Miniature narcissus are continuing to open, the hoop petticoat range have been flowering for months ….. now it’s the turn of the the cyclamineus hybrids with their little laid back ears, and the petite trumpets like Narcissus jacetanus, and the supremely elegant N. Snipe. The angels, Angel’s tears and Angel’s breath, are firm favorites, that gorgeous creamy pale yellow, and such demure little bells.
Narcissus x sussanae forgot to extend her stems so her flowers peer kitten-like over the edge of the pot, very pretty.
My interest in romulea has been aroused after realizing how they provide tiny but wonderfully bright pops of colour, but I should be careful I don’t end up with a desert in summer after all these spring beauties have gone to sleep
After performing duty as a car park for many months I’ve been perplexed about whether to restore or repurpose the always tatty front lawn area. Then the decision was made for me when I was hunting for a site to rehome a large clump of iris unguicularis and this convenient, intermittantly weedy, sunny unused space offered itself. So far the iris has been joined by several vagrant crocus and a couple of tiny euphorbia rigida seedlings
A couple of hellebores grown from Ashwood seed have finally flowered, two beautiful dark red doubles. One with a circular outline and the other with more pointed petals rimmed in a darker shade, they still don’t approach the older deep ruby red ashwood single in colour but are most attractive.

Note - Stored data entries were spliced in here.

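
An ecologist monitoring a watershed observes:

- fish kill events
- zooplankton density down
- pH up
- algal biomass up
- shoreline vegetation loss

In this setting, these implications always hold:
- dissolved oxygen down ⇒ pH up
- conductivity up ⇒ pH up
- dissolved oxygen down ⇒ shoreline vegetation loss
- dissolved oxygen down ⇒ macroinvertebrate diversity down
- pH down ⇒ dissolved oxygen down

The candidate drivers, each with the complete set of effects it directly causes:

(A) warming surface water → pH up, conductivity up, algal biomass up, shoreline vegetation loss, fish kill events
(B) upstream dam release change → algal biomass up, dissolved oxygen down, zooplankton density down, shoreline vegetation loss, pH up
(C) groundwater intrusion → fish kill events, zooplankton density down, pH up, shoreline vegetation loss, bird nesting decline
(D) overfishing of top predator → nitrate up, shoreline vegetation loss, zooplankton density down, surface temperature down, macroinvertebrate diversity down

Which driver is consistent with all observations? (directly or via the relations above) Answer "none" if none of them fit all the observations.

Testing each hypothesis:
(A) warming surface water — does not account for zooplankton density down
(B) upstream dam release change — does not account for fish kill events
(C) groundwater intrusion — does not account for algal biomass up
(D) overfishing of top predator — does not account for fish kill events, pH up, algal biomass up
None of the listed candidates fits everything.

none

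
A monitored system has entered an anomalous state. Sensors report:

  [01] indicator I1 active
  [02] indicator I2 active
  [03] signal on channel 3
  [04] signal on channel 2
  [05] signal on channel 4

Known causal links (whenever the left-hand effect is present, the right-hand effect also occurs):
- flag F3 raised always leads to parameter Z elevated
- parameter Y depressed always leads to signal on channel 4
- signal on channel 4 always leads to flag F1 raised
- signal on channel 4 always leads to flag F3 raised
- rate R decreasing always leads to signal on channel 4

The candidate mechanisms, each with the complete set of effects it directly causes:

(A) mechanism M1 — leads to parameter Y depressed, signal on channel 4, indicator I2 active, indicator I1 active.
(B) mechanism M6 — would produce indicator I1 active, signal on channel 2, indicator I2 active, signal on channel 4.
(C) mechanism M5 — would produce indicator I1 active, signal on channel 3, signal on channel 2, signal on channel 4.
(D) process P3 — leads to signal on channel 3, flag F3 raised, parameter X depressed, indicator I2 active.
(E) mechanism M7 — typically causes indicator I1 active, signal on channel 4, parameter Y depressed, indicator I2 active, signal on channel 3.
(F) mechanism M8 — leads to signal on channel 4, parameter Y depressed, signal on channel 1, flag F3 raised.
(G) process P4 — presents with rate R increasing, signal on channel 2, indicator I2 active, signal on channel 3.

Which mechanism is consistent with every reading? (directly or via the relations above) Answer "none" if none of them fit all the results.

Per-candidate check:
(A) mechanism M1 — indicator I1 active match; indicator I2 active match; signal on channel 3 miss; signal on channel 2 miss; signal on channel 4 match
(B) mechanism M6 — does not account for signal on channel 3
(C) mechanism M5 — does not account for indicator I2 active
(D) process P3 — indicator I1 active miss; indicator I2 active match; signal on channel 3 match; signal on channel 2 miss; signal on channel 4 miss
(E) mechanism M7 — indicator I1 active match; indicator I2 active match; signal on channel 3 match; signal on channel 2 miss; signal on channel 4 match
(F) mechanism M8 — indicator I1 active miss; indicator I2 active miss; signal on channel 3 miss; signal on channel 2 miss; signal on channel 4 match
(G) process P4 — does not account for indicator I1 active, signal on channel 4
None of the listed candidates fits everything.

none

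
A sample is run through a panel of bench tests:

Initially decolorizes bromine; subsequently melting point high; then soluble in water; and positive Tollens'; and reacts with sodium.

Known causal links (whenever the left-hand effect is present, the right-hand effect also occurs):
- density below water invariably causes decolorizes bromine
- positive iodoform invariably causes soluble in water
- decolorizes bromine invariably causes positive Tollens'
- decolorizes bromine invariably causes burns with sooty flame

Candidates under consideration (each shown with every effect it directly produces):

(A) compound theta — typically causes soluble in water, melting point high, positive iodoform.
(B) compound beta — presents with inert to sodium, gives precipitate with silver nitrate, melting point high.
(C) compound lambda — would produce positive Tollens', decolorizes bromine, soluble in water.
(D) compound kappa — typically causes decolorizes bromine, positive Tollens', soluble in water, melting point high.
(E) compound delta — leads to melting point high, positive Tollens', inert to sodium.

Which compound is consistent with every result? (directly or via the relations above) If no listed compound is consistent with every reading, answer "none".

none

Testing each hypothesis:
(A) compound theta — decolorizes bromine NO; melting point high yes; soluble in water yes; positive Tollens' NO; reacts with sodium NO
(B) compound beta — decolorizes bromine NO; melting point high yes; soluble in water NO; positive Tollens' NO; reacts with sodium NO
(C) compound lambda — does not account for melting point high, reacts with sodium
(D) compound kappa — decolorizes bromine yes; melting point high yes; soluble in water yes; positive Tollens' yes; reacts with sodium NO
(E) compound delta — decolorizes bromine NO; melting point high yes; soluble in water NO; positive Tollens' yes; reacts with sodium NO
Every candidate fails on at least one observation.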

A couple of frits have also joined the first flowering show, a five inch Fritillaria imperialis produced a single soft orange bell, and a similarly short Fritillaria raddeana produced a couple of palest creamy primrose bells delicately veined in green.
Meanwhile the spotted dog has been regretfully left at home
You’re leaving me? why can’t I come to Port Douglas with you? I don’t like the cold either!